On a toujours le souvenir de 2005 où la Grèce nous avait éliminés aux portes de la finale (défaite 66-67 en demi-finales, ndlr). C’est un adversaire un peu chat noir pour nous. Mais on les a battus il y a deux ans (71-69 en phases de poules). C’est un autre contexte. L’équipe est prête à effacer tout ce qui s’est passé. Que ce soit la Grèce ou quelqu’un d’autre, on est surmotivé. Le match de jeudi est très important pour nous. Ça aurait pu être la Finlande ou une autre équipe, on aurait abordé ce match de la même façon.

Cet Euro semble le dernier rendez-vous à ne pas manquer pour votre génération : vous-même, Mickaël Gelabale ou Boris Diaw...
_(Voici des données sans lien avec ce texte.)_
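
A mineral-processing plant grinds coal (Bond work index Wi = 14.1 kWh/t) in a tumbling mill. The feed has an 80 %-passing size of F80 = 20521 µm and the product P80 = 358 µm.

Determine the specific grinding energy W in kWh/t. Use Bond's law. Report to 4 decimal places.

W = 6.4678 kWh/t

W = 10 Wi (P80^-0.5 − F80^-0.5)
1/√358 = 0.052852;  1/√20521 = 0.006981
W = 10·14.1·(0.052852 − 0.006981) = 6.4678 kWh/t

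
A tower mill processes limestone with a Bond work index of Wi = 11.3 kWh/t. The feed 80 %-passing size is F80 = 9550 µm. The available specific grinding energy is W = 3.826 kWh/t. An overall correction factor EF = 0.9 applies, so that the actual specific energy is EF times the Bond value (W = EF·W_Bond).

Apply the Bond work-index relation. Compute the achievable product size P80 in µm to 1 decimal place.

P80 = 436.7 µm

Bond:  W = 10 Wi (1/√P − 1/√F)
W_Bond = W / EF = 3.826 / 0.9 = 4.2511 kWh/t
P80^(−½) = W_Bond/(10 Wi) + F80^(−½)
  = 4.2511/(10·11.3) + 1/√9550 = 0.037620 + 0.010233 = 0.047853
P80 = (1/0.047853)² = 20.8972² = 436.69 µm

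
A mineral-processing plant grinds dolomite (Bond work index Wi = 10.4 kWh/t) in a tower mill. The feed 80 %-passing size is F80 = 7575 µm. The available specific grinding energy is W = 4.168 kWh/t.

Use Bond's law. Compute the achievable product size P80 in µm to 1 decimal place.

P80 = 376.1 µm

W_Bond = 10·Wi·(1/√P₈₀ − 1/√F₈₀)
⇒ 1/√P80 = W/(10 Wi) + 1/√F80
  = 4.1680/(10·10.4) + 1/√7575 = 0.040077 + 0.011490 = 0.051567
P80 = (1/0.051567)² = 19.3924² = 376.06 µm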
C’est ce qui nourrit. On se donne à fond sur le terrain. C’est une année importante pour cette génération. On approche la trentaine. Le prochain, c’est en 2013, et peut-être que physiquement on aura des pépins. On a vraiment l’opportunité de faire quelque chose. Ça fait dix ans que je suis en équipe de France et je n’ai jamais connu ce moment-là. C’est peut-être à notre tour, à condition qu’on se donne les moyens. Jusqu’à présent, on a montré de très belles choses. Même ce soir, on a montré qu’on avait de quoi faire. Les Espagnols étaient surpris de notre première mi-temps. Avec Tony et Joakim sur le banc, on a prouvé qu’on pouvait réaliser de belles choses.